Wednesday, May 21, 2008

Introduction to New Post

In honoring of school ending and summer beginning, I have written a new post, one that considers a subject other than Kurosawa—something recent, even. Confounded? Just read on, brave reader…

(By the way, I apologize in advance for using the offensive phrase, but it's the most accurate one. Now I bet you're curious...)

Michael Clayton, An Above-Average Legal Thriller


Among the five films nominated for best picture this past year—Atonement, Juno, Michael Clayton, No Country for Old Men, and There Will Be Blood—I had only one left to see when I began my Netflicks trial account last week: that one being the man in the middle, Michael Clayton. Though the film lost in this category, and rightly so, I believe that the film contains significant merit that both justifies its nomination and warrants our attention.

Michael Clayton (George Clooney) works as a fixer for the law firm Kenner, Bach, and Dean; with money and personal contacts, Clayton rescues his clients from the consequences of the law. Presently, his firm prepares to settle a six-year, three-billion-dollar lawsuit filed against its defendant, U-North, a corporation accused of poisoning people by polluting the environment. The lawyer in charge of the case, Arthur Edens (Tom Wilkinson), feels nauseated about defending another corrupt company. He erupts during a deposition, and the firm sends Clayton to placate the problem. When U-North grows impatient, Clayton excuses his friend—Edens is bipolar and has forgotten to take his pills. But this only touches the surface. Underneath it, Edens can no longer help companies that expend the weak in the name of capitalistic endeavor: he escapes into hiding, and begins to build a case against U-North. The rest considers how two characters, one from each organization, react to this threat of exposure.
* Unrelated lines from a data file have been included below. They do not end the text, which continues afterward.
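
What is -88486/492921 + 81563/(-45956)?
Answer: -44270578139/22652677476 ≈ -1.9543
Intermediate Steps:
-88486/492921 + 81563/(-45956) = -88486*1/492921 + 81563*(-1/45956) = -88486/492921 - 81563/45956 = -44270578139/22652677476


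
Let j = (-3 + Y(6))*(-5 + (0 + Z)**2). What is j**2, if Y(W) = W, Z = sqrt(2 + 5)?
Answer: 36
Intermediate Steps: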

Thematically, Michael Clayton considers what actions a man will take in order to preserve his empire of dirt, and how much of his soul he will squander in order to pay the cost. In the high society this film portrays, success means that one must maintain a spotless surface, even if it covers a collection of deceit, debt, bribery, murder, family neglect, and failure. Under such pressure, man either retaliates like Arthur Edens or breaks like Karen Crowder (Tilda Swinton), general counsel
for U-North who also turns to mess-fixing.
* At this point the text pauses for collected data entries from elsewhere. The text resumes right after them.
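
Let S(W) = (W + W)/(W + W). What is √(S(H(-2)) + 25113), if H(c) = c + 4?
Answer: √25114 ≈ 158.47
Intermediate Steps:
H(c) = 4 + c
S(W) = 1 (S(W) = (2*W)/((2*W)) = (2*W)*(1/(2*W)) = 1)
√(S(H(-2)) + 25113) = √(1 + 25113) = √25114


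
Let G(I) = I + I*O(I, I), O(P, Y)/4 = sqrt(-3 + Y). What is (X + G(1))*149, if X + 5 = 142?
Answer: 20562 + 596*I*sqrt(2) ≈ 20562.0 + 842.87*I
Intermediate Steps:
O(P, Y) = 4*sqrt(-3 + Y)
X = 137 (X = -5 + 142 = 137)
G(I) = I + 4*I*sqrt(-3 + I) (G(I) = I + I*(4*sqrt(-3 + I)) = I + 4*I*sqrt(-3 + I))
(X + G(1))*149 = (137 + 1*(1 + 4*sqrt(-3 + 1)))*149 = (137 + 1*(1 + 4*sqrt(-2)))*149 = (137 + 1*(1 + 4*(I*sqrt(2))))*149 = (137 + 1*(1 + 4*I*sqrt(2)))*149 = (137 + (1 + 4*I*sqrt(2)))*149 = (138 + 4*I*sqrt(2))*149 = 20562 + 596*I*sqrt(2)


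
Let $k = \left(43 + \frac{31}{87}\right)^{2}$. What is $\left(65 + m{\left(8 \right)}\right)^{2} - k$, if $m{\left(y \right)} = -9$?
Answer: $\frac{9508400}{7569} \approx 1256.2$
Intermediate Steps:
$k = \frac{14227984}{7569}$ ($k = \left(43 + 31 \cdot \frac{1}{87}\right)^{2} = \left(43 + \frac{31}{87}\right)^{2} = \left(\frac{3772}{87}\right)^{2} = \frac{14227984}{7569} \approx 1879.8$)
$\left(65 + m{\left(8 \right)}\right)^{2} - k = \left(65 - 9\right)^{2} - \frac{14227984}{7569} = 56^{2} - \frac{14227984}{7569} = 3136 - \frac{14227984}{7569} = \frac{9508400}{7569}$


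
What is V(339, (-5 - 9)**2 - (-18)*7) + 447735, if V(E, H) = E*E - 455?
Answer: 562201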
Technically, the demands this theme places upon the actors actually caters to Clooney: it dictates a surface restraint that keeps him from having to explore a broader emotional range, one he often seems to leave unexplored in his dramatic roles. Clooney is a skilled actor, and he has demonstrated that he can succeed at comedy, as well as directing: together, these instances confirm that he possesses a level of diversity. In dramas, however, he plays the wise guy: the inner depths of his characters always remain internal, and his occasional outbursts inevitably have this wise-ass tone to them. Hence, the job of delivering the movie's brilliant opening monologue passes to Tom Wilkinson. Regardless of his range, Clooney excels as Michael Clayton: except for a few here and theres, we forget we are watching George Clooney.

Topically, the film visits gain-the-world-and-forfeit-the-soul territory. The corrupting influence of money—a theme that can collapse into a cliché quite easily—appears in three of the above nominees. In each one, it's a pursuit that costs the family. In There Will Be Blood, oilman Daniel Plainview disowns his son when he decides to begin his own oil company: outside the family business, H.W. only amounts to a competitor. In No Country for Old Men, Llewellyn Moss risks his life and the life of his wife to retain an abandoned bag of cash he finds at a shootout; his find-keepers, losers-weepers scheme ends in utter disaster. In Michael Clayton, the title character has a son, but no time for him. With failed restaurant debt, a broken family, and a gambling weakness upon his head, Clayton offers his son this consolation: he believes that his son is different and will achieve the success he himself has failed to reach. Sounds like a virtue the film treats as vice, right?

By the end, Clayton seems to realize that life means more than money, but what exactly does it mean? What ground enables Clayton to stand beside his final decision? The decision could be motivated by love of his son, it could be motivated by loyalty to his friend, or it could be motivated by a desire to outdo his enemies. Ultimately, the source of a higher significance remains ambiguous; the realm of ideals marks unfamiliar territory to Clayton. He knows his final act is a good one, and that he must perform it whatever its consequences; Edens at least showed him that much. But from there, who knows?

Still, something great lives in this film. In an environment without noble ideals, the human spirit exhibits its need for them; and, even if it knows not where to find them, it will still begin to search. This testament—combined a brilliant opening dialogue and a scene with horses full of awesome mystery—turn an average subject in a routine genre into a worthy endeavor.